Его должны были расстрелять на рассвете.
На рассвете – это крупное везение. Еще есть время.
Он лежал ничком в совершенной темноте. Вероятно, ногами к двери – швырнули.
Спина была изодрана в мясо и присыпана рыбацкой солью. Боль вывела его из забытья. Боль была союзником.
Связанные сзади руки немели.
Он перекатился на спину, и боль перерубила сознание. Он смолчал и пришел в себя. Он просто забыл: нога. Левая нога попала под коня. Под ним убило коня.

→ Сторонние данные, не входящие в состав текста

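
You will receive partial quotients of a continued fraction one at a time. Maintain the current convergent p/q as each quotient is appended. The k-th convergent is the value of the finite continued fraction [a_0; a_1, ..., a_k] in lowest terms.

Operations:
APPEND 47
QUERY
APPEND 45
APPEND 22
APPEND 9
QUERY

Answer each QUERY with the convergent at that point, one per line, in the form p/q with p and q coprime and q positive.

47/1
421507/8964

APPEND 47: p_0 = 47·1 + 0 = 47, q_0 = 47·0 + 1 = 1 → 47/1
APPEND 45: p_1 = 45·47 + 1 = 2116, q_1 = 45·1 + 0 = 45 → 2116/45
APPEND 22: p_2 = 22·2116 + 47 = 46599, q_2 = 22·45 + 1 = 991 → 46599/991
APPEND 9: p_3 = 9·46599 + 2116 = 421507, q_3 = 9·991 + 45 = 8964 → 421507/8964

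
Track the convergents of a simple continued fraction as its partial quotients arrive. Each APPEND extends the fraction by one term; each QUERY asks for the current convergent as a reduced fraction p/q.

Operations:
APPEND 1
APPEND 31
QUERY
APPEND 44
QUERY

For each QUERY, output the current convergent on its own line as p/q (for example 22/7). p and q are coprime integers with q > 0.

APPEND 1: p_0 = 1·1 + 0 = 1, q_0 = 1·0 + 1 = 1 → 1/1
APPEND 31: p_1 = 31·1 + 1 = 32, q_1 = 31·1 + 0 = 31 → 32/31
APPEND 44: p_2 = 44·32 + 1 = 1409, q_2 = 44·31 + 1 = 1365 → 1409/1365

32/31
1409/1365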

Он уперся правой пяткой в земляной пол и проелозил плечами… Оттолкнулся еще раз и совладел с дыханием. Подтянул ногу, закинул голову, опершись макушкой приподнял плечи и передвинул себя.
После десятого раза он стал переворачиваться на живот. Сердце грохало в глотке.

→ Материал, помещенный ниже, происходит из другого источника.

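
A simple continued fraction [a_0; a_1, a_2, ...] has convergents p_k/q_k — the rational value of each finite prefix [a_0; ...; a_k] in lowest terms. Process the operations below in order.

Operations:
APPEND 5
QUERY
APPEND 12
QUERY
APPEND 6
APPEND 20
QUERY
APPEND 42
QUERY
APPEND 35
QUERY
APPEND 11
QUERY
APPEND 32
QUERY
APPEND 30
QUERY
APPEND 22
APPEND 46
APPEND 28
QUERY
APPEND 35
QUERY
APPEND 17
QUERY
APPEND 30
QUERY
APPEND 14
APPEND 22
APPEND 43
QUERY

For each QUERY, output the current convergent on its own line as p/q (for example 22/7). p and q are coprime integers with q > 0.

5/1
61/12
7481/1472
314573/61897
11017536/2167867
121507469/23908434
3899256544/767237755
117099203789/23041041084
3329004140439770/655031961676619
116633945774631231/22949494526236487
1986106082309170697/390796438907696898
59699816415049752141/11746842661757143427
795948100596523537877500/156614838471677353684933

APPEND 5: p_0 = 5·1 + 0 = 5, q_0 = 5·0 + 1 = 1 → 5/1
APPEND 12: p_1 = 12·5 + 1 = 61, q_1 = 12·1 + 0 = 12 → 61/12
APPEND 6: p_2 = 6·61 + 5 = 371, q_2 = 6·12 + 1 = 73 → 371/73
APPEND 20: p_3 = 20·371 + 61 = 7481, q_3 = 20·73 + 12 = 1472 → 7481/1472
APPEND 42: p_4 = 42·7481 + 371 = 314573, q_4 = 42·1472 + 73 = 61897 → 314573/61897
APPEND 35: p_5 = 35·314573 + 7481 = 11017536, q_5 = 35·61897 + 1472 = 2167867 → 11017536/2167867
APPEND 11: p_6 = 11·11017536 + 314573 = 121507469, q_6 = 11·2167867 + 61897 = 23908434 → 121507469/23908434
APPEND 32: p_7 = 32·121507469 + 11017536 = 3899256544, q_7 = 32·23908434 + 2167867 = 767237755 → 3899256544/767237755
APPEND 30: p_8 = 30·3899256544 + 121507469 = 117099203789, q_8 = 30·767237755 + 23908434 = 23041041084 → 117099203789/23041041084
APPEND 22: p_9 = 22·117099203789 + 3899256544 = 2580081739902, q_9 = 22·23041041084 + 767237755 = 507670141603 → 2580081739902/507670141603
APPEND 46: p_10 = 46·2580081739902 + 117099203789 = 118800859239281, q_10 = 46·507670141603 + 23041041084 = 23375867554822 → 118800859239281/23375867554822
APPEND 28: p_11 = 28·118800859239281 + 2580081739902 = 3329004140439770, q_11 = 28·23375867554822 + 507670141603 = 655031961676619 → 3329004140439770/655031961676619
APPEND 35: p_12 = 35·3329004140439770 + 118800859239281 = 116633945774631231, q_12 = 35·655031961676619 + 23375867554822 = 22949494526236487 → 116633945774631231/22949494526236487
APPEND 17: p_13 = 17·116633945774631231 + 3329004140439770 = 1986106082309170697, q_13 = 17·22949494526236487 + 655031961676619 = 390796438907696898 → 1986106082309170697/390796438907696898
APPEND 30: p_14 = 30·1986106082309170697 + 116633945774631231 = 59699816415049752141, q_14 = 30·390796438907696898 + 22949494526236487 = 11746842661757143427 → 59699816415049752141/11746842661757143427
APPEND 14: p_15 = 14·59699816415049752141 + 1986106082309170697 = 837783535893005700671, q_15 = 14·11746842661757143427 + 390796438907696898 = 164846593703507704876 → 837783535893005700671/164846593703507704876
APPEND 22: p_16 = 22·837783535893005700671 + 59699816415049752141 = 18490937606061175166903, q_16 = 22·164846593703507704876 + 11746842661757143427 = 3638371904138926650699 → 18490937606061175166903/3638371904138926650699
APPEND 43: p_17 = 43·18490937606061175166903 + 837783535893005700671 = 795948100596523537877500, q_17 = 43·3638371904138926650699 + 164846593703507704876 = 156614838471677353684933 → 795948100596523537877500/156614838471677353684933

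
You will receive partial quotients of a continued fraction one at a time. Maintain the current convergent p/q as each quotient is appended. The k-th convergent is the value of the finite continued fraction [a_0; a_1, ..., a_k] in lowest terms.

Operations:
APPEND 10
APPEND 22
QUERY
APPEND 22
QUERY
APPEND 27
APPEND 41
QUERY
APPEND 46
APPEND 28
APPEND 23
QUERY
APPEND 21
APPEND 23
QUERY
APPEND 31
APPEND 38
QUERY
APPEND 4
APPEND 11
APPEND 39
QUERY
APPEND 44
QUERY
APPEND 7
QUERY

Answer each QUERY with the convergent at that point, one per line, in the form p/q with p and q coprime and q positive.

221/22
4872/485
5407237/538282
160642076666/15991667891
77911158318343/7755934153046
91985713031986559/9157034097503664
162842878560255866041/16210754283041596706
7169252618627713562811/713687903463475731965
50347611208954250805718/5012026078527371720461

APPEND 10: p_0 = 10·1 + 0 = 10, q_0 = 10·0 + 1 = 1 → 10/1
APPEND 22: p_1 = 22·10 + 1 = 221, q_1 = 22·1 + 0 = 22 → 221/22
APPEND 22: p_2 = 22·221 + 10 = 4872, q_2 = 22·22 + 1 = 485 → 4872/485
APPEND 27: p_3 = 27·4872 + 221 = 131765, q_3 = 27·485 + 22 = 13117 → 131765/13117
APPEND 41: p_4 = 41·131765 + 4872 = 5407237, q_4 = 41·13117 + 485 = 538282 → 5407237/538282
APPEND 46: p_5 = 46·5407237 + 131765 = 248864667, q_5 = 46·538282 + 13117 = 24774089 → 248864667/24774089
APPEND 28: p_6 = 28·248864667 + 5407237 = 6973617913, q_6 = 28·24774089 + 538282 = 694212774 → 6973617913/694212774
APPEND 23: p_7 = 23·6973617913 + 248864667 = 160642076666, q_7 = 23·694212774 + 24774089 = 15991667891 → 160642076666/15991667891
APPEND 21: p_8 = 21·160642076666 + 6973617913 = 3380457227899, q_8 = 21·15991667891 + 694212774 = 336519238485 → 3380457227899/336519238485
APPEND 23: p_9 = 23·3380457227899 + 160642076666 = 77911158318343, q_9 = 23·336519238485 + 15991667891 = 7755934153046 → 77911158318343/7755934153046
APPEND 31: p_10 = 31·77911158318343 + 3380457227899 = 2418626365096532, q_10 = 31·7755934153046 + 336519238485 = 240770477982911 → 2418626365096532/240770477982911
APPEND 38: p_11 = 38·2418626365096532 + 77911158318343 = 91985713031986559, q_11 = 38·240770477982911 + 7755934153046 = 9157034097503664 → 91985713031986559/9157034097503664
APPEND 4: p_12 = 4·91985713031986559 + 2418626365096532 = 370361478493042768, q_12 = 4·9157034097503664 + 240770477982911 = 36868906867997567 → 370361478493042768/36868906867997567
APPEND 11: p_13 = 11·370361478493042768 + 91985713031986559 = 4165961976455457007, q_13 = 11·36868906867997567 + 9157034097503664 = 414715009645476901 → 4165961976455457007/414715009645476901
APPEND 39: p_14 = 39·4165961976455457007 + 370361478493042768 = 162842878560255866041, q_14 = 39·414715009645476901 + 36868906867997567 = 16210754283041596706 → 162842878560255866041/16210754283041596706
APPEND 44: p_15 = 44·162842878560255866041 + 4165961976455457007 = 7169252618627713562811, q_15 = 44·16210754283041596706 + 414715009645476901 = 713687903463475731965 → 7169252618627713562811/713687903463475731965
APPEND 7: p_16 = 7·7169252618627713562811 + 162842878560255866041 = 50347611208954250805718, q_16 = 7·713687903463475731965 + 16210754283041596706 = 5012026078527371720461 → 50347611208954250805718/5012026078527371720461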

Извивался, царапая коленом, правой стороной груди, головой – полз.
Часовой – вздохнул, выматерился, зачиркал металлом по кремушку, добывая прикурить, близко, но снаружи, где дверь, в стороне ног.
Он определил стену сарая. Переместил себя вдоль нее. На правом боку, прижимаясь, продвигался. Острие гвоздя корябнуло лоб.
Нашел.
Гвоздь торчал на полвершка. Он долго пристраивался к нему стянутыми запястьями. При всяком движении черная трещина в сознании расширялась, и боль увлекала туда.

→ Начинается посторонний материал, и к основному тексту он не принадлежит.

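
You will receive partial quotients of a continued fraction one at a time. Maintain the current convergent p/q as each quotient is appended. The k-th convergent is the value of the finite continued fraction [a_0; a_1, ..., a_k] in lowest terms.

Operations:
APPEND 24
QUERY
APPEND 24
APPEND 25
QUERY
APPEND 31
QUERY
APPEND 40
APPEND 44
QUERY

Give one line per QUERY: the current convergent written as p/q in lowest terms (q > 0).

APPEND 24: p_0 = 24·1 + 0 = 24, q_0 = 24·0 + 1 = 1 → 24/1
APPEND 24: p_1 = 24·24 + 1 = 577, q_1 = 24·1 + 0 = 24 → 577/24
APPEND 25: p_2 = 25·577 + 24 = 14449, q_2 = 25·24 + 1 = 601 → 14449/601
APPEND 31: p_3 = 31·14449 + 577 = 448496, q_3 = 31·601 + 24 = 18655 → 448496/18655
APPEND 40: p_4 = 40·448496 + 14449 = 17954289, q_4 = 40·18655 + 601 = 746801 → 17954289/746801
APPEND 44: p_5 = 44·17954289 + 448496 = 790437212, q_5 = 44·746801 + 18655 = 32877899 → 790437212/32877899

24/1
14449/601
448496/18655
790437212/32877899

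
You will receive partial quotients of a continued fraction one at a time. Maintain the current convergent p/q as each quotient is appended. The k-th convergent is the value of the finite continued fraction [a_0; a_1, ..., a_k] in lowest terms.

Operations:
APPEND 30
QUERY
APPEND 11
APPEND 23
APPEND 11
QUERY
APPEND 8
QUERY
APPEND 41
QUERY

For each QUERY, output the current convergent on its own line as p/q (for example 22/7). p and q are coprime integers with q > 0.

30/1
84404/2805
682875/22694
28082279/933259

APPEND 30: p_0 = 30·1 + 0 = 30, q_0 = 30·0 + 1 = 1 → 30/1
APPEND 11: p_1 = 11·30 + 1 = 331, q_1 = 11·1 + 0 = 11 → 331/11
APPEND 23: p_2 = 23·331 + 30 = 7643, q_2 = 23·11 + 1 = 254 → 7643/254
APPEND 11: p_3 = 11·7643 + 331 = 84404, q_3 = 11·254 + 11 = 2805 → 84404/2805
APPEND 8: p_4 = 8·84404 + 7643 = 682875, q_4 = 8·2805 + 254 = 22694 → 682875/22694
APPEND 41: p_5 = 41·682875 + 84404 = 28082279, q_5 = 41·22694 + 2805 = 933259 → 28082279/933259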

Не чувствуя руками, на звук, он дергал веревкой о кончик гвоздя. Приноровясь, пытался расщипывать волокна в одном месте.
Закрапал в крышу, наладился дождь. Удача; очень большая удача.
Пряди поддевались чаще толстые. Он отпускал напрягшиеся нити, стараясь определить одну, и рвал ее…
…Очнувшись, он продолжал. И последняя прядка лопнула, но это был лишь один виток, и веревка не ослабла.
Теперь он приспособился, пошло быстрее… Ему удавалось расковырять, разлохматить веревку о гвоздь, и она поддавалась легче.
…Он не мог сказать прошедшего времени, когда освободил руки. Он кусал взбухшие кисти, слизывая кровь с зубов, и руки ожили.
Под стену натекала вода. Он напился из лужицы. Часть воды оставил, провертев пальцем в дне лужи несколько ямок поближе к стене.
На четвереньках, подтягивая ногу, он обшарил сарай. Ни железки, ни щепки… Пригнанные доски прочны.
Железный костыль сидел в столбе мертво. Сжав челюсти, он раскачивал его, выкрашивая зубы.
Костылем он стал рыхлить землю с той стороны, под стеной, где натекала вода. Он рыхлил увлажняющуюся землю костылем и выгребал руками. Руку уже можно было высунуть по плечо, когда в деревне закричали петухи. Ему оставался час до рассвета. С дождем – полтора часа.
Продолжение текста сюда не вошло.